The banking industry revolves around the trust hoax, and no bank can survive if enough depositors want to withdraw their money at the same time, history is full of bank bankruptcies, so banks should avoid any reason that may call customers to withdraw their deposits at all, which Silicon Valley Bank (SVB) failed to avoid despite being ranked 16th in the list of the largest lenders in the United States.

Most of Silicon Valley Bank's customers are companies with deposits of more than $250,<> protected by the Federal Deposit Insurance Corporation (FDIC), and the bankruptcy of this bank means these companies also incur losses, and Silicon Valley Bank has used these deposits to buy long-term bonds at the peak market.

Although it was assumed that the collapse of the bank would not provoke contagion in the sector, withdrawal requests from other regional banks in the following days showed widespread contagion, in which case, the situation required the intervention of the authorities.

Before markets reopened on March 13, the Federal Reserve and the Treasury revealed that Signature, New York's lending bank, had also gone bankrupt, followed by two measures to protect against further collapses:

  • Consolidation of all Silicon Valley Bank depositors and Signature with one entity.
  • The Federal Reserve establishes a new emergency lending institution called the Bank Term Financing Program.

The measure will allow banks to deposit high-quality assets against a cash advance equal to the asset's face value, rather than its market value, protecting banks that hold bonds that have fallen in value from facing the same fate as Silicon Valley Bank.

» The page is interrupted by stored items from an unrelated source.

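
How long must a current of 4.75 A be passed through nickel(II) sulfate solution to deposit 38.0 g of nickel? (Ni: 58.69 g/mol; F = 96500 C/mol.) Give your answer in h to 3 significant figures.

7.31 h

n(Ni) = 38.0 / 58.69 = 0.6475 mol
Ni²⁺ + 2e⁻ → Ni, so n(e⁻) = 2 × 0.6475 = 1.295 mol
Q = 1.295 × 96500 = 1.250×10^5 C
t = Q / I = 1.250×10^5 / 4.75 = 26320 s = 7.31 h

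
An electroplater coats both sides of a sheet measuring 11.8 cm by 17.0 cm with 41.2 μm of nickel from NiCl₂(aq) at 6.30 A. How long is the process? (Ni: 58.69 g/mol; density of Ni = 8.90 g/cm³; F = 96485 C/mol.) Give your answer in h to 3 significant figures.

2.13 h

Plated area = 2 × 11.8 × 17.0 = 401.2 cm²
Volume = 401.2 × 41.2×10⁻⁴ cm = 1.653 cm³
m(Ni) = 1.653 × 8.90 = 14.71 g
n(Ni) = 14.71 / 58.69 = 0.2506 mol; n(e⁻) = 2 × 0.2506 = 0.5012 mol
Q = 0.5012 × 96485 = 48360 C
t = 48360 / 6.30 = 7676 s = 2.13 h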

These events raise profound questions about the U.S. banking system: post-financial crisis regulations were supposed to mobilize banks with capital, increase their cash reserves, and reduce the risks they were able to withstand.

The Federal Reserve and the Treasury Department have made the expected interventions in any crisis and essentially reshaped the financial structure, but at first glance the problem seemed to lie in poor risk management in one bank.


Impact of interest rates

To assess the probabilities, it's important to understand how changes in interest rates affect banking institutions.

When interest rates were approaching zero at the beginning of 2022, U.S. banks had $24 trillion in assets and about $3.4 trillion of them were in cash on hand to repay depositors, about $6 trillion in securities mostly Treasuries or mortgage-backed bonds, and another $11.2 trillion in loans.

U.S. banks have financed these assets with a massive $19 trillion deposit base, about half of which was insured by the Federal Deposit Insurance Corporation. In order to protect their assets from losses, banks held two trillion dollars in high-quality "first-class assets."

But after the rise in interest rates to 4.5%, the collapse of Silicon Valley Bank drew attention to the fact that the value of bank portfolios fell as a result of this rise without mentioning this predicament in the balance sheets, while the Federal Deposit Insurance Corporation reported that US financial institutions have $ 620 billion in unrealized losses in the market.

Fragile banking system

Sometimes deposits can vanish overnight like Silicon Valley Bank in a way that led to its collapse, and banks with large, low-cost deposits don't need to worry about the market value of their assets, but banks with high-value deposits worry a lot.

High interest rates have led to mismatches between assets (what banks have) and discounts (what they owe to third parties) causing Silicon Valley Bank to collapse, and high rates have revealed problems with bond portfolios, as markets show in real time how the value of these assets falls when interest rates rise, but bonds are not the only assets that carry risk when fiscal policy changes.

This has resulted in a more fragile banking system that has been thought by regulators and investors, as it is clear that smaller banks with unsecured deposits will soon need to raise capital.

Since one-third of the assets in the U.S. banking system are owned by smaller banks than Silicon Valley Bank, these banks will now tighten lending in a bid to strengthen their balance sheets.

The bankruptcy of Silicon Valley Bank has also upended other models of post-crisis financing.